–В цитадели и так много лишних ртов. Не могу, прости.

–Что хочешь, проси.

–Что хочешь?

–Да.

–А если муж заругает? – усмехнулся офицер.

–Не заругает, он поймет.

–Ну смотри, сегодня приду в палатку.

Я думала, что он придет, чтобы меня поиметь. Так многие военные делали, трахали баб в лагере за воду, а они надеялись, что те их заберут в цитадель. Но офицер пришел для другого. Когда он зашел в палатку, муж лежал в беспамятстве.

Сев на топтанчик, он спросил:

–Прямо на все готова, чтобы в цитадель попасть?

–Да.

–Не нужно раздеваться, – ответил офицер, – у тебя будет намного более грязная работа, чем раздвигать ноги перед солдатней. Нужно будет убивать.

И я убивала, солдатик. Убивала беспризорных детей, которых стало в крепости слишком много. Выгонять администрация их не хотела, чтобы не вызвать недовольства или бунта, а вот по тихонькому придушить ночью? Военные кому предлагали, те отказались от этой грязной работы, поэтому лейтенант и решил выбрать кого-то из палаточного лагеря. Вот и все, я получала списки тех, кто по крепости слоняется без дела из беспризорных детей, чьи родители погибли на стенах при обороне или просто от голода и болезней. Бывало, что избавлялась от стариков и старух, родственники которых перестали о них заботиться. И все рады: администрация, которая так просто избавлялась от лишних ртов и детишки со стариками не мучались. Да и среди народа не было волнений, что детей со стариками за стену вышвыривают. Всем было от этого хорошо, все закрывали на это глаза кто знал или догадывался, но кто-то должен был делать эту грязную работу. Тут много кто из-за меня лежит на этом кладбище, солдатик.

А вот Слава… пришла я за ним как-то, он возле стены спал как беспризорник, его родители умерли от дизентерии две недели до этого и заботиться о нем было некому. А когда я над ним наклонилась, чтобы придушить как остальных, он глаза открыл и говорит: «мама, это ты?».

И я не смогла. Забрала тогда его. Администрация пожурила, мол, сама кормить будешь из своей пайки, но работу основную знай выполняй. Иначе вышвырнем за ворота. Так у меня появился сын.

Мы молчим долго. Потом я тихо произношу:

–Нам пора. Возвращаемся в цитадель.

Обратная дорога дается нам намного быстрее. Мы возвращаемся минут за тридцать, уже светает и я тороплюсь вернуться поскорее.

Когда мы подходим ко рву, Светлана Игоревна тихо говорит:

–Солдатик.

–Что?

–Прости меня, ладно?

–За что? – я не понимающе смотрю на нее.

–Это я в последний раз, мальчик. Правда. Больше не буду. Я тебе про Черную Смерть то и рассказала, потому что хотелось поделиться с кем-то.

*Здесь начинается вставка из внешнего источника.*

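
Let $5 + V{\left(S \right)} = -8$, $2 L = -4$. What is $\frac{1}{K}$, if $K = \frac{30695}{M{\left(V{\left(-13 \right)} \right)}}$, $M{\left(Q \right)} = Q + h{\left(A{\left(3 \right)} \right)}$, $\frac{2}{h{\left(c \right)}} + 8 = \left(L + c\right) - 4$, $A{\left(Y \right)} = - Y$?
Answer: $- \frac{223}{521815} \approx -0.00042735$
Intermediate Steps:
$L = -2$ ($L = \frac{1}{2} \left(-4\right) = -2$)
$V{\left(S \right)} = -13$ ($V{\left(S \right)} = -5 - 8 = -13$)
$h{\left(c \right)} = \frac{2}{-14 + c}$ ($h{\left(c \right)} = \frac{2}{-8 + \left(\left(-2 + c\right) - 4\right)} = \frac{2}{-8 + \left(-6 + c\right)} = \frac{2}{-14 + c}$)
$M{\left(Q \right)} = - \frac{2}{17} + Q$ ($M{\left(Q \right)} = Q + \frac{2}{-14 - 3} = Q + \frac{2}{-17} = Q + 2 \left(- \frac{1}{17}\right) = Q - \frac{2}{17} = - \frac{2}{17} + Q$)
$K = - \frac{521815}{223}$ ($K = \frac{30695}{- \frac{2}{17} - 13} = \frac{30695}{- \frac{223}{17}} = 30695 \left(- \frac{17}{223}\right) = - \frac{521815}{223} \approx -2340.0$)
$\frac{1}{K} = \frac{1}{- \frac{521815}{223}} = - \frac{223}{521815}$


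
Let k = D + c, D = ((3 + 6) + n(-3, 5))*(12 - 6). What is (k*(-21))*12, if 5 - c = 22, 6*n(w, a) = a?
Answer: -10584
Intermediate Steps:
n(w, a) = a/6
c = -17 (c = 5 - 1*22 = 5 - 22 = -17)
D = 59 (D = ((3 + 6) + (⅙)*5)*(12 - 6) = (9 + ⅚)*6 = (59/6)*6 = 59)
k = 42 (k = 59 - 17 = 42)
(k*(-21))*12 = (42*(-21))*12 = -882*12 = -10584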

Кто никому не расскажет, – она кивает вниз и я вижу, что на месте, где я стою выведен мелом белый крест.

Прежде чем я понимаю, что это значит, она добавляет:

–Славе уже все равно, а мне жить хочется. Я за тебя молиться буду, обещаю.

Раздается выстрел и я вижу, как мать Славы со стеклянными глазами оседает на землю, прижав руки к груди, после чего одним рывком падаю в ров и перекатываюсь в сторону.

Черт!

Быстро по-пластунски пробираясь по земле, я спускаюсь в самую глубь рва. Тут, уже приподнявшись выше, я бегу в сторону лаза ведущего к Большой Башне. Иногда я думаю, что я все-таки редкостная тварь: когда оказываюсь на кладбище, любопытствую историями умерших людей и думаю, что взвод обеспечения не имеет права, чтобы его хоронили на Аллее Павших, а вот когда мне только что рассказали про то, как администрация решала вопросы с беспризорниками и на глазах убили человека, а думаю только об одном – господи, как же я не хочу сейчас лезть в этот чертов тоннель.